In spite of this record, in 1949, the United Nations accepted Israel’s second bid for membership, hopeful that the state would relent, and established UNRWA to provide for Palestinian refugees’ basic humanitarian needs. In 1951, when the international community established a refugee agency, the U.N. High Commissioner for Refugees (UNHCR), it refused to fold UNRWA into it for the sake of maintaining a heightened political imperative on resolving the question of Palestinian refugees.
Palestinian refugees, now totaling nearly 6 million, are entering their seventh decade of statelessness and exile, and constitute the world’s longest-lasting refugee situation. The State Department once took note of Israel’s “institutional” discrimination of its Palestinian minority. In July, the government of Prime Minister Benjamin Netanyahu pushed a Nation State Law declaring Israel a state for Jewish people – not merely citizens — establishing the de jure second-class status of its Palestinian Muslim and Christian citizens. Neo-Nazi Richard Spencer hailed the law as a model of sovereignty for the future of Europeans. As in 1948, Israel continues to frame the return of Palestinian refugees as an existential threat.
The influx of other refugees from places like Iraq, Sudan, Syria, Libya and Yemen has exacerbated the donor fatigue afflicting UNRWA. In 2009, the agency was short $150 million and in 2013 it was $69 million below its financial need. The U.S. cuts threaten access to education in Gaza, where refugees constitute nearly three-fourths of the population, as well the delivery of vital services to 418,000 Palestinian refugees in Syria.
UNRWA has nevertheless continued to fulfill its mandate. It serves more than 170 schools, nearly 150 health facilities and dozens of women’s centers for 5.4 million refugees across the West Bank, Gaza, Jordan, Lebanon and Syria. The World Bank regards its as a “global public good” citing its exemplary education system, with students that outperform some of their peers in the region.
Israel argues that UNRWA’s definition of refugees, which includes descendants, inflates the number of actual refugees, but the UNHCR applies the same definition of a refugee. Israel also suggests that but for UNRWA’s humanitarian provisions, Palestinians would be forced to relinquish their claims for return. Essentially, if Palestinian refugees were even more destitute than they already are, they would accept whatever they are offered.
The Trump administration’s willingness to target UNRWA singles out Palestinian refugees and holds them hostage for the sake of imposing a solution upon them. It’s part of a series of similar decisions, like the embassy move to Jerusalem this year, dropping the word “occupied” to Palestinian territories in its reports and the closure of the PLO diplomatic mission. They all pave the path for Trump’s “Deal of the Century,” currently being drafted by Jared Kushner and other administration officials with close ties to the Israeli right. At such a violent and dehumanizing cost, it is hardly a deal of any century. It is duress on a community in humanitarian need with a clear message: submit or starve.

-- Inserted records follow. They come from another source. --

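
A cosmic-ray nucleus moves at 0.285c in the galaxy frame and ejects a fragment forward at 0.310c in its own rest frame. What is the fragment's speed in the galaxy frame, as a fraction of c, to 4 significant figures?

Compose boost 2: (0.310 + 0.285)/(1 + 0.310×0.285) = 0.5950/1.08835 = 0.5467

u ≈ 0.5467c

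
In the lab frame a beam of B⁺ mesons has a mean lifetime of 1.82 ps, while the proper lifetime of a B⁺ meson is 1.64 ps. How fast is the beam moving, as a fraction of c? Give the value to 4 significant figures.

β ≈ 0.4336

γ = Δt/τ₀ = 1.82/1.64 = 1.10976
β = √(1 − 1/γ²) = √(1 − 1/1.10976²) = 0.4336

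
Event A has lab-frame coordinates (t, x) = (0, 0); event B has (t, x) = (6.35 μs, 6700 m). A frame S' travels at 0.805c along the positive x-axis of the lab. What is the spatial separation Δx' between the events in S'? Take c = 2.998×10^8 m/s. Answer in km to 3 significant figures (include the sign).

γ = 1/√(1 − 0.805²) = 1.6856
Δx' = γ(Δx − vΔt) = 1.6856 × (6700 m − 0.805×(2.998×10^8 m/s)×6.35×10^-6 s)
= 1.6856 × (5167.5 m) = 8.71 km

Δx' ≈ 8.71 km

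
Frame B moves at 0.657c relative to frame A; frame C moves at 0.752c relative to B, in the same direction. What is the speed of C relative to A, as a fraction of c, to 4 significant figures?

u ≈ 0.9431c

Compose boost 2: (0.752 + 0.657)/(1 + 0.752×0.657) = 1.409/1.49406 = 0.9431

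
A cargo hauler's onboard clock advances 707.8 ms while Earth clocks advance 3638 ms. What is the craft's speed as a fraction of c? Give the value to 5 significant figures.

β ≈ 0.98089

γ = Δt/τ₀ = 3638/707.8 = 5.139870
β = √(1 − 1/γ²) = √(1 − 1/5.139870²) = 0.98089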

These developments must compel the international community to support UNRWA to prevent a humanitarian collapse and, just as significantly, to impose sanctions on Israel’s self-described apartheid regime until it finally ends its denial of Palestinian freedom.
The United Nations gave Israel the benefit of the doubt in 1949. The ensuing seven decades have afforded its members the benefit of hindsight. Today, the writing on the wall is incontrovertibly plain, and there is no excuse for inaction.